И на этот раз она, при всей своей чуткости, не поняла его, подумала про совсем другое - про войну.
- Я понимаю, - сказала она. - Мне Лев Васильевич, пока мы ехали на аэродром, рассказал про эту телеграмму, которую они получили. Я понимаю, как это страшно, когда все, с кем ты был, вдруг убиты и только ты одни жив. Я, когда встречала тебя, приготовила себя даже к тому, что могу почти не узнать тебя, что тебе, может быть, даже трудно самому двигаться. Мы даже хотели подъехать на "эмке" прямо к самолету, по нам не разрешили.
- Было бы трудно двигаться - положили бы в госпиталь, а не отпустили бы к тебе в Москву, - сказал Лопатин. - И не я один жив, наш механик-водитель тоже жив, и, может быть, даже еще один человек жив. - Он вспомнил танкиста с оторванной ступней, которому меняли жгут там, на шоссе. - И незачем было Степанову вываливать тебе все это, тем более с преувеличениями. Вполне мог подождать и не трепаться.
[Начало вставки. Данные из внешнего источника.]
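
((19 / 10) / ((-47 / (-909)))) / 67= 17271 / 31490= 0.55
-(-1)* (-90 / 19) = -90 / 19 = -4.74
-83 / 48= -1.73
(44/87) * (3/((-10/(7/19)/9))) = -1386/2755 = -0.50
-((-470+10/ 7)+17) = 3161/ 7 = 451.57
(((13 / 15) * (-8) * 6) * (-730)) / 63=30368 / 63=482.03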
- По-моему, он, наоборот, хотел успокоить меня.
- Вижу, как он тебя успокоил, - все так же сердито сказал Лопатин.
Она рассмеялась:
- Ну вот, наконец ты опять такой же сердитый, каким был там, в Ташкенте, когда объяснял им про войну.
- Конечно, сердитый, - сказал он. - Не терплю, когда преувеличивают. Отделался двумя ссадинами на спине, только и всего.
- Я там все приготовила, и ванну налила, и душ там тоже есть. Но может быть, тебе нельзя мыться?
- Можно и даже нужно. - Подойдя к ней, он наклонился и поцеловал руки сначала одну, потом другую. - А если ты найдешь здесь в квартире йод, чтобы потом помазать мне спину, будет и вовсе хорошо.
- Найду, есть йод, - сказала она и, улыбнувшись, перевернула ладонью вверх свою левую руку, которую он еще продолжал держать. На ладони был маленький порез, только что или недавно помазанный йодом. - Я привыкла у себя в хозяйстве к острым ножам. А у Зинаиды Антоновны все тупые. А когда тупые, я с непривычки непременно режусь.
И он сделал то, чего ей хотелось: поцеловал ее в эту ладонь с порезом и с пятном йода, с трещинками и шершавинками на коже, с негрубыми, но давними мозолями. Поцеловал одну ладонь, а потом, перевернув, поцеловал другую, такую же, только без пореза и пятна йода; поцеловал и вспомнил, как мысленно увозил тогда ее с собой из Ташкента, всю ее - и эти чуть шершавые, с исколотыми иголкой подушечками пальцев руки тоже. И, оторвавшись от них, с комком в горле молча вышел из комнаты.
20
Они лежали вдвоем в чужом доме, в чужой постели со старинной, высокой, почти до середины стены, спинкой и выгнутого красного дерева. Лежали усталые и растерянные простотой и естественностью всего, что с ними происходило. Ника, с ее всякий раз заново продолжавшей удивлять его чуткостью, помогла ему расстаться с ощущением неловкости - и действительной, и придуманной от неуверенности в себе. Он был счастлив по ее вине и чувствовал себя в том неоплатном долгу перед нею, который, наверное, и есть любовь к женщине.
На висевших на стене и громко тикавших старинных длинных часах с маятником был только девятый час вечера, но уже начинало заметно темнеть, напоминая, что и нынешнее, четвертое лето войны, переломилось и пошло к осени.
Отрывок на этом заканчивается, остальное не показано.